Dogan news agency reported that planes carried out airstrikes against PKK camps in five different areas of northern Iraq.

Police also rounded up nearly 300 people in Friday's raids against suspected Islamic State and Kurdish militants, Prime Minister Prime Minister Ahmet Davutoglu said after vowing to fight all "terrorist groups" equally.

Local media reported that helicopters and more than 5,000 officers, including special forces, were deployed in the operation. Anti-terror police raided more than 100 locations across Istanbul alone, broadcasters CNN Turk and NTV reported.

 

One senior official told Reuters: "This morning's air strike and operation against terrorist groups domestically are steps taken as preventive measures against a possible attack against Turkey from within or from outside ... There has been a move to active defence from passive defence."

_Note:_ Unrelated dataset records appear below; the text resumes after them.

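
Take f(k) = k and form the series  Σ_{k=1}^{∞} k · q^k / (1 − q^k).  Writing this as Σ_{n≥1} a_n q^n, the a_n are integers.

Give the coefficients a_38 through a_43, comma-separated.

n=38: 1·38 2·19 19·2 38·1  f→[1+2+19+38]=60
[q^39] f(39)=39,f(13)=13,f(3)=3,f(1)=1 ⇒ 56
n=40: 1·40 2·20 4·10 5·8 8·5 10·4 20·2 40·1  f→[1+2+4+5+8+10+20+40]=90
[q^41] f(41)=41,f(1)=1 ⇒ 42
q^42  k|42↦f(k): 42:42 21:21 14:14 7:7 6:6 3:3 2:2 1:1  a_42=96
d|43:{1,43}  Σf=1+43=44

60, 56, 90, 42, 96, 44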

Turkey has repeatedly said it will take any "necessary measures" to protect itself from attack by both Islamic State and Kurdish militants.

Obama and Erdogan agreed in their call on Wednesday to work together to stem the flow of foreign fighters and secure Turkey's border.

U.S. defence officials said on Thursday that Turkey had agreed to allow manned U.S. planes to stage air strikes against Islamic State militants from an air base at Incirlik, close to the Syrian border. U.S. drones are already launched from the base.

Turkey's Foreign Ministry went further on Friday, saying it had approved coalition strikes to be launched from its air bases. That would include air fields such as the one in Diyarbakir, southeast Turkey, from where it dispatched the F-16 fighters for the attack inSyria.

The ability to fly manned bombing raids out of Incirlik against targets in nearby Syriacould be a big advantage. Such flights have so far had to fly mainly from the Gulf.

Turkey's stance had frustrated some of its NATO allies, including the United States, whose priority is fighting Islamic State rather than Assad. The allies have urged Turkeyto do more to prevent its border being used as a conduit to Syria by foreign jihadists.

U.S. State Department spokesman Mark Toner said the agreement with Turkey was part of an "ongoing dialogue that we've had for many, many months now on how to address ISIL in the region and defeat and dismantle it," using an acronym sometimes used for the militant group.